Justina Sima, agricultora de 69 anos, mora, ao lado do marido, também agricultor, na comunidade Linha Pinhal, no município de Quilombo, em Santa Catarina. Ela mantém uma área de agrofloresta com 3,9 hectares, cercados por grandes cultivos de soja e milho, além de extensas criações de gado, porcos e frangos, que atendem aos frigoríficos da região.
Segundo Justina, a pulverização de agrotóxicos no local é intensa. "São usados tratores e aviões, e, hoje, estão sendo usados drones", detalha. Para reduzir o risco de consumir água contaminada, os moradores fizeram "a agrofloresta para resgatar uma nascente e usar uma água que possa estar mais livre desses agrotóxicos. Para limpar as coisas, nós usamos água captada da chuva".
Para a toxicologista Virgínia Dapper, o Estado falha em adotar uma abordagem preventiva com relação ao uso de agrotóxicos. "Se há um surto de dengue, o sistema investiga e orienta a população. Com os agrotóxicos, deveria ser a mesma lógica. Se a pessoa tem depressão e vive numa área exposta a substâncias neurotóxicas, é necessário considerar essa exposição como fator de risco", defende.
Para Maria Theresa Accioly e Leandro de Souza Thiago, doutores e tecnologistas do Laboratório de Toxicologia Ocupacional, Ambiental e Vigilância do Câncer do Instituto Nacional de Câncer (INCA), o enfrentamento desse problema de saúde pública requerer " o fortalecimento da vigilância em saúde ambiental e do trabalhador rural; criar bancos de dados públicos e integrados sobre o uso de agrotóxicos e incidência de câncer; fomentar pesquisas interinstitucionais e independentes; promover oficinas educativas nas comunidades rurais sobre riscos e formas de proteção e promover políticas públicas de transição agroecológica".
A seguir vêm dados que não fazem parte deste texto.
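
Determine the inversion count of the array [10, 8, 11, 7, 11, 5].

Finding inversions in [10, 8, 11, 7, 11, 5]:

(0, 1): arr[0]=10 > arr[1]=8
(0, 3): arr[0]=10 > arr[3]=7
(0, 5): arr[0]=10 > arr[5]=5
(1, 3): arr[1]=8 > arr[3]=7
(1, 5): arr[1]=8 > arr[5]=5
(2, 3): arr[2]=11 > arr[3]=7
(2, 5): arr[2]=11 > arr[5]=5
(3, 5): arr[3]=7 > arr[5]=5
(4, 5): arr[4]=11 > arr[5]=5

Total inversions: 9

The array has 9 inversion(s): (0,1), (0,3), (0,5), (1,3), (1,5), (2,3), (2,5), (3,5), (4,5). Each pair (i,j) satisfies i < j and arr[i] > arr[j].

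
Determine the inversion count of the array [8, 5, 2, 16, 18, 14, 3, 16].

Finding inversions in [8, 5, 2, 16, 18, 14, 3, 16]:

(0, 1): arr[0]=8 > arr[1]=5
(0, 2): arr[0]=8 > arr[2]=2
(0, 6): arr[0]=8 > arr[6]=3
(1, 2): arr[1]=5 > arr[2]=2
(1, 6): arr[1]=5 > arr[6]=3
(3, 5): arr[3]=16 > arr[5]=14
(3, 6): arr[3]=16 > arr[6]=3
(4, 5): arr[4]=18 > arr[5]=14
(4, 6): arr[4]=18 > arr[6]=3
(4, 7): arr[4]=18 > arr[7]=16
(5, 6): arr[5]=14 > arr[6]=3

Total inversions: 11

The array has 11 inversion(s): (0,1), (0,2), (0,6), (1,2), (1,6), (3,5), (3,6), (4,5), (4,6), (4,7), (5,6). Each pair (i,j) satisfies i < j and arr[i] > arr[j].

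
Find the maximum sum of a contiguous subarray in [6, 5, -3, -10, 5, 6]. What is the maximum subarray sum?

Using Kadane's algorithm on [6, 5, -3, -10, 5, 6]:

Scanning through the array:
Position 1 (value 5): max_ending_here = 11, max_so_far = 11
Position 2 (value -3): max_ending_here = 8, max_so_far = 11
Position 3 (value -10): max_ending_here = -2, max_so_far = 11
Position 4 (value 5): max_ending_here = 5, max_so_far = 11
Position 5 (value 6): max_ending_here = 11, max_so_far = 11

Maximum subarray: [6, 5]
Maximum sum: 11

The maximum subarray is [6, 5] with sum 11. This subarray runs from index 0 to index 1.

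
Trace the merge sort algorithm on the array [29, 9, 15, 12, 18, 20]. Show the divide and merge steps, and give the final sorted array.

Merge sort trace:

Split: [29, 9, 15, 12, 18, 20] -> [29, 9, 15] and [12, 18, 20]
  Split: [29, 9, 15] -> [29] and [9, 15]
    Split: [9, 15] -> [9] and [15]
    Merge: [9] + [15] -> [9, 15]
  Merge: [29] + [9, 15] -> [9, 15, 29]
  Split: [12, 18, 20] -> [12] and [18, 20]
    Split: [18, 20] -> [18] and [20]
    Merge: [18] + [20] -> [18, 20]
  Merge: [12] + [18, 20] -> [12, 18, 20]
Merge: [9, 15, 29] + [12, 18, 20] -> [9, 12, 15, 18, 20, 29]

Final sorted array: [9, 12, 15, 18, 20, 29]

The merge sort proceeds by recursively splitting the array and merging sorted halves.
After all merges, the sorted array is [9, 12, 15, 18, 20, 29].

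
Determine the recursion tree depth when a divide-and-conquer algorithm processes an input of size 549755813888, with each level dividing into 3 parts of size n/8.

For divide and conquer with division factor 8:

Problem sizes at each level:
Level 0: 549755813888
Level 1: 68719476736
Level 2: 8589934592
Level 3: 1073741824
Level 4: 134217728
Level 5: 16777216
Level 6: 2097152
Level 7: 262144
Level 8: 32768
Level 9: 4096
Level 10: 512
Level 11: 64
Level 12: 8
Level 13: 1

The root is level 0 and the size-1 base case is level 13 (the tree spans levels 0 through 13, i.e. 14 levels counting the root), so the depth is the number of divisions: log_8(549755813888) = 13

The recursion tree depth is log_8(549755813888) = 13. At each level, the problem size is divided by 8, so it takes 13 divisions to reduce to a base case of size 1. The algorithm makes 3 recursive calls at each level.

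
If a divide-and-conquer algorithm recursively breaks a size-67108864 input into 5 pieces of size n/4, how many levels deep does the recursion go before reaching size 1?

For divide and conquer with division factor 4:

Problem sizes at each level:
Level 0: 67108864
Level 1: 16777216
Level 2: 4194304
Level 3: 1048576
Level 4: 262144
Level 5: 65536
Level 6: 16384
Level 7: 4096
Level 8: 1024
Level 9: 256
Level 10: 64
Level 11: 16
Level 12: 4
Level 13: 1

The root is level 0 and the size-1 base case is level 13 (the tree spans levels 0 through 13, i.e. 14 levels counting the root), so the depth is the number of divisions: log_4(67108864) = 13

The recursion tree depth is log_4(67108864) = 13. At each level, the problem size is divided by 4, so it takes 13 divisions to reduce to a base case of size 1. The algorithm makes 5 recursive calls at each level.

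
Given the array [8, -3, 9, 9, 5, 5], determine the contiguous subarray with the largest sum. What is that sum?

Using Kadane's algorithm on [8, -3, 9, 9, 5, 5]:

Scanning through the array:
Position 1 (value -3): max_ending_here = 5, max_so_far = 8
Position 2 (value 9): max_ending_here = 14, max_so_far = 14
Position 3 (value 9): max_ending_here = 23, max_so_far = 23
Position 4 (value 5): max_ending_here = 28, max_so_far = 28
Position 5 (value 5): max_ending_here = 33, max_so_far = 33

Maximum subarray: [8, -3, 9, 9, 5, 5]
Maximum sum: 33

The maximum subarray is [8, -3, 9, 9, 5, 5] with sum 33. This subarray runs from index 0 to index 5.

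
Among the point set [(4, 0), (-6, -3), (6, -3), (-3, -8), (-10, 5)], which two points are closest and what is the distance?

Computing all pairwise distances among 5 points:

d((4, 0), (-6, -3)) = 10.4403
d((4, 0), (6, -3)) = 3.6056 <-- minimum
d((4, 0), (-3, -8)) = 10.6301
d((4, 0), (-10, 5)) = 14.8661
d((-6, -3), (6, -3)) = 12.0
d((-6, -3), (-3, -8)) = 5.831
d((-6, -3), (-10, 5)) = 8.9443
d((6, -3), (-3, -8)) = 10.2956
d((6, -3), (-10, 5)) = 17.8885
d((-3, -8), (-10, 5)) = 14.7648

Closest pair: (4, 0) and (6, -3) with distance 3.6056

The closest pair is (4, 0) and (6, -3) with Euclidean distance 3.6056. For 5 points, brute-force pairwise comparison is shown above. For large n, the divide-and-conquer algorithm (sort by x, recurse on halves, check the dividing strip) achieves O(n log n).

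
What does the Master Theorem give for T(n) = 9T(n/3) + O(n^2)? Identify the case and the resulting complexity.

Master Theorem for T(n) = 9T(n/3) + O(n^2):

a = 9, b = 3, c = 2
log_b(a) = log_3(9) = 2.0000

Case 2: c = 2 = log_3(9) = 2.0000
T(n) = O(n^2 log n) = O(n^2 log n)

For T(n) = 9T(n/3) + O(n^2): log_3(9) = 2.0000. This is Case 2 of the Master Theorem (c = log_b(a), equal work at all levels), giving O(n^2 log n).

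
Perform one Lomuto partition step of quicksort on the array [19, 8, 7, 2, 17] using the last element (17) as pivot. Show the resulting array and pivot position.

Lomuto partition with pivot = 17:

Initial array: [19, 8, 7, 2, 17]

arr[0]=19 > 17: no swap
arr[1]=8 <= 17: swap with position 0, array becomes [8, 19, 7, 2, 17]
arr[2]=7 <= 17: swap with position 1, array becomes [8, 7, 19, 2, 17]
arr[3]=2 <= 17: swap with position 2, array becomes [8, 7, 2, 19, 17]

Place pivot at position 3: [8, 7, 2, 17, 19]
Pivot position: 3

After partitioning with pivot 17, the array becomes [8, 7, 2, 17, 19]. The pivot is placed at index 3. All elements to the left of the pivot are <= 17, and all elements to the right are > 17.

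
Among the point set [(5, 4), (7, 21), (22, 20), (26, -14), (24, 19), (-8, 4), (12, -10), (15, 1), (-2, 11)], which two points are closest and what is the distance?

Computing all pairwise distances among 9 points:

d((5, 4), (7, 21)) = 17.1172
d((5, 4), (22, 20)) = 23.3452
d((5, 4), (26, -14)) = 27.6586
d((5, 4), (24, 19)) = 24.2074
d((5, 4), (-8, 4)) = 13.0
d((5, 4), (12, -10)) = 15.6525
d((5, 4), (15, 1)) = 10.4403
d((5, 4), (-2, 11)) = 9.8995
d((7, 21), (22, 20)) = 15.0333
d((7, 21), (26, -14)) = 39.8246
d((7, 21), (24, 19)) = 17.1172
d((7, 21), (-8, 4)) = 22.6716
d((7, 21), (12, -10)) = 31.4006
d((7, 21), (15, 1)) = 21.5407
d((7, 21), (-2, 11)) = 13.4536
d((22, 20), (26, -14)) = 34.2345
d((22, 20), (24, 19)) = 2.2361 <-- minimum
d((22, 20), (-8, 4)) = 34.0
d((22, 20), (12, -10)) = 31.6228
d((22, 20), (15, 1)) = 20.2485
d((22, 20), (-2, 11)) = 25.632
d((26, -14), (24, 19)) = 33.0606
d((26, -14), (-8, 4)) = 38.4708
d((26, -14), (12, -10)) = 14.5602
d((26, -14), (15, 1)) = 18.6011
d((26, -14), (-2, 11)) = 37.5366
d((24, 19), (-8, 4)) = 35.3412
d((24, 19), (12, -10)) = 31.3847
d((24, 19), (15, 1)) = 20.1246
d((24, 19), (-2, 11)) = 27.2029
d((-8, 4), (12, -10)) = 24.4131
d((-8, 4), (15, 1)) = 23.1948
d((-8, 4), (-2, 11)) = 9.2195
d((12, -10), (15, 1)) = 11.4018
d((12, -10), (-2, 11)) = 25.2389
d((15, 1), (-2, 11)) = 19.7231

Closest pair: (22, 20) and (24, 19) with distance 2.2361

The closest pair is (22, 20) and (24, 19) with Euclidean distance 2.2361. For 9 points, brute-force pairwise comparison is shown above. For large n, the divide-and-conquer algorithm (sort by x, recurse on halves, check the dividing strip) achieves O(n log n).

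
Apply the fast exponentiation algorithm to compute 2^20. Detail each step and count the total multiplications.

Computing 2^20 by squaring (build up from 2^1; each line after the first costs one multiplication):

2^1 = 2
2^2 = (2^1)^2 = 2^2 = 4
2^4 = (2^2)^2 = 4^2 = 16
2^5 = 2 * 2^4 = 2 * 16 = 32
2^10 = (2^5)^2 = 32^2 = 1024
2^20 = (2^10)^2 = 1024^2 = 1048576

Result: 1048576
Multiplications needed: 5 (5 lines after 2^1)

2^20 = 1048576. Using exponentiation by squaring, this requires 5 multiplications. The key idea: if the exponent is even, square the half-power; if odd, multiply by the base once.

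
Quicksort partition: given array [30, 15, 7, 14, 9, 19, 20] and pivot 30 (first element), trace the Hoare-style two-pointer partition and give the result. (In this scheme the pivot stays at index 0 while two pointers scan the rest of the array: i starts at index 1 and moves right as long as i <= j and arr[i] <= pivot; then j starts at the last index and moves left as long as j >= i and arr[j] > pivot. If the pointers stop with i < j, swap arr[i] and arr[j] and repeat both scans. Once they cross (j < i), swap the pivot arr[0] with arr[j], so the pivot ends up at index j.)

Hoare-style two-pointer partition with pivot = 30:

Initial array: [30, 15, 7, 14, 9, 19, 20]

Pointers start at i = 1, j = 6.
i ends at 7, j ends at 6: the pointers have crossed (j < i), so scanning stops.

Swap pivot arr[0] with arr[6] to place pivot at position 6: [20, 15, 7, 14, 9, 19, 30]
Pivot position: 6

After partitioning with pivot 30, the array becomes [20, 15, 7, 14, 9, 19, 30]. The pivot is placed at index 6. All elements to the left of the pivot are <= 30, and all elements to the right are > 30.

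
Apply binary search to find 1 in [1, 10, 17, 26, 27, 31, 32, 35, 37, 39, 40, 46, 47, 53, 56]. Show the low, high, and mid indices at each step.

Binary search for 1 in [1, 10, 17, 26, 27, 31, 32, 35, 37, 39, 40, 46, 47, 53, 56]:

lo=0, hi=14, mid=7, arr[mid]=35 -> 35 > 1, search left half
lo=0, hi=6, mid=3, arr[mid]=26 -> 26 > 1, search left half
lo=0, hi=2, mid=1, arr[mid]=10 -> 10 > 1, search left half
lo=0, hi=0, mid=0, arr[mid]=1 -> Found target at index 0!

Binary search finds 1 at index 0 after 4 comparisons. The search repeatedly halves the search space by comparing with the middle element.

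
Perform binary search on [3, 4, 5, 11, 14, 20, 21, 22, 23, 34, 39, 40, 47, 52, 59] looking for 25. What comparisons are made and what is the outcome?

Binary search for 25 in [3, 4, 5, 11, 14, 20, 21, 22, 23, 34, 39, 40, 47, 52, 59]:

lo=0, hi=14, mid=7, arr[mid]=22 -> 22 < 25, search right half
lo=8, hi=14, mid=11, arr[mid]=40 -> 40 > 25, search left half
lo=8, hi=10, mid=9, arr[mid]=34 -> 34 > 25, search left half
lo=8, hi=8, mid=8, arr[mid]=23 -> 23 < 25, search right half
lo=9 > hi=8, target 25 not found

Binary search determines that 25 is not in the array after 4 comparisons. The search space was exhausted without finding the target.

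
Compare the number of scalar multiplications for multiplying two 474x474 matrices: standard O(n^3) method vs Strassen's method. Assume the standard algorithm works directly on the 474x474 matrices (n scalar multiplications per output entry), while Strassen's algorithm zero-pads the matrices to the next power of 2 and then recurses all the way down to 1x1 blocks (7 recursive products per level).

Matrix multiplication for 474x474 matrices:

Strassen's algorithm requires power-of-2 dimensions. Pad 474x474 to 512x512 (next power of 2).

Standard algorithm: 474^3 = 106496424 multiplications
Strassen's algorithm: 7^(log2(512)) = 7^9 = 40353607 multiplications
Savings: 106496424 - 40353607 = 66142817 multiplications

Standard: 106496424 multiplications (474^3). Strassen: 40353607 multiplications (7^9, after padding to 512x512). Strassen reduces 8 recursive multiplications to 7 at each level.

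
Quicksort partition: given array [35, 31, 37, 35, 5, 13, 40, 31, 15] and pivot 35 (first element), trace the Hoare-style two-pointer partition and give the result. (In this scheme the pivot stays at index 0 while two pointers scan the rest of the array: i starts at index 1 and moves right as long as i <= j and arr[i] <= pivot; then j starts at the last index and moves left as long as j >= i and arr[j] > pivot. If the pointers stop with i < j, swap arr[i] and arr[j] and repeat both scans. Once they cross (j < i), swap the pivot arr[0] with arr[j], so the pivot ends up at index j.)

Hoare-style two-pointer partition with pivot = 35:

Initial array: [35, 31, 37, 35, 5, 13, 40, 31, 15]

Pointers start at i = 1, j = 8.
i stops at index 2 (arr[2]=37 > 35), j stops at index 8 (arr[8]=15 <= 35): swap arr[2] and arr[8], array becomes [35, 31, 15, 35, 5, 13, 40, 31, 37]
i stops at index 6 (arr[6]=40 > 35), j stops at index 7 (arr[7]=31 <= 35): swap arr[6] and arr[7], array becomes [35, 31, 15, 35, 5, 13, 31, 40, 37]
i ends at 7, j ends at 6: the pointers have crossed (j < i), so scanning stops.

Swap pivot arr[0] with arr[6] to place pivot at position 6: [31, 31, 15, 35, 5, 13, 35, 40, 37]
Pivot position: 6

After partitioning with pivot 35, the array becomes [31, 31, 15, 35, 5, 13, 35, 40, 37]. The pivot is placed at index 6. All elements to the left of the pivot are <= 35, and all elements to the right are > 35.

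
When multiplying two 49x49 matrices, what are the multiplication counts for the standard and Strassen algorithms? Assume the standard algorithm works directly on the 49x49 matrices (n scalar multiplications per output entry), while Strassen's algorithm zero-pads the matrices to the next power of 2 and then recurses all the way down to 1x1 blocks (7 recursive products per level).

Matrix multiplication for 49x49 matrices:

Strassen's algorithm requires power-of-2 dimensions. Pad 49x49 to 64x64 (next power of 2).

Standard algorithm: 49^3 = 117649 multiplications
Strassen's algorithm: 7^(log2(64)) = 7^6 = 117649 multiplications
Savings: 117649 - 117649 = 0 multiplications

Standard: 117649 multiplications (49^3). Strassen: 117649 multiplications (7^6, after padding to 64x64). Strassen reduces 8 recursive multiplications to 7 at each level.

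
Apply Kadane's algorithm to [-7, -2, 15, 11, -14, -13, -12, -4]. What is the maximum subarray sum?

Using Kadane's algorithm on [-7, -2, 15, 11, -14, -13, -12, -4]:

Scanning through the array:
Position 1 (value -2): max_ending_here = -2, max_so_far = -2
Position 2 (value 15): max_ending_here = 15, max_so_far = 15
Position 3 (value 11): max_ending_here = 26, max_so_far = 26
Position 4 (value -14): max_ending_here = 12, max_so_far = 26
Position 5 (value -13): max_ending_here = -1, max_so_far = 26
Position 6 (value -12): max_ending_here = -12, max_so_far = 26
Position 7 (value -4): max_ending_here = -4, max_so_far = 26

Maximum subarray: [15, 11]
Maximum sum: 26

The maximum subarray is [15, 11] with sum 26. This subarray runs from index 2 to index 3.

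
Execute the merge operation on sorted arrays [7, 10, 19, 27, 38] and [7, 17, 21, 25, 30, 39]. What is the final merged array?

Merging process:

Compare 7 vs 7: take 7 from left. Merged: [7]
Compare 10 vs 7: take 7 from right. Merged: [7, 7]
Compare 10 vs 17: take 10 from left. Merged: [7, 7, 10]
Compare 19 vs 17: take 17 from right. Merged: [7, 7, 10, 17]
Compare 19 vs 21: take 19 from left. Merged: [7, 7, 10, 17, 19]
Compare 27 vs 21: take 21 from right. Merged: [7, 7, 10, 17, 19, 21]
Compare 27 vs 25: take 25 from right. Merged: [7, 7, 10, 17, 19, 21, 25]
Compare 27 vs 30: take 27 from left. Merged: [7, 7, 10, 17, 19, 21, 25, 27]
Compare 38 vs 30: take 30 from right. Merged: [7, 7, 10, 17, 19, 21, 25, 27, 30]
Compare 38 vs 39: take 38 from left. Merged: [7, 7, 10, 17, 19, 21, 25, 27, 30, 38]
Append remaining from right: [39]. Merged: [7, 7, 10, 17, 19, 21, 25, 27, 30, 38, 39]

Final merged array: [7, 7, 10, 17, 19, 21, 25, 27, 30, 38, 39]
Total comparisons: 10

The merged array is [7, 7, 10, 17, 19, 21, 25, 27, 30, 38, 39], requiring 10 comparisons. The merge step runs in O(n) time where n is the total number of elements.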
Na mesma linha, Cleber Cremonese, professor e pesquisador do Instituto de Saúde Coletiva da Universidade Federal da Bahia (UFBA), ressalta que o Brasil apresenta excelentes sistemas de notificação, como o Sinan, mas o problema está na execução: "falta estrutura básica: bons computadores, tempo e ambiente adequado para acolher, investigar e notificar com precisão".
A Secretaria Estadual de Saúde do Rio Grande do Sul não respondeu até a publicação dessa reportagem o questionamento sobre ações voltadas à identificação dos fatores de risco que podem estar relacionados ao alto número de mortes por câncer nas regiões Norte e Oeste do estado –especialmente em áreas com uso intensivo de agrotóxicos.
A reportagem questionou ainda a Secretaria de Meio Ambiente de Santa Catarina sobre a presença de resíduos de agrotóxicos em amostras de água da Bacia do Rio Uruguai e se há alguma medida em curso para eliminar esse risco. Também não houve retorno até o fechamento do texto.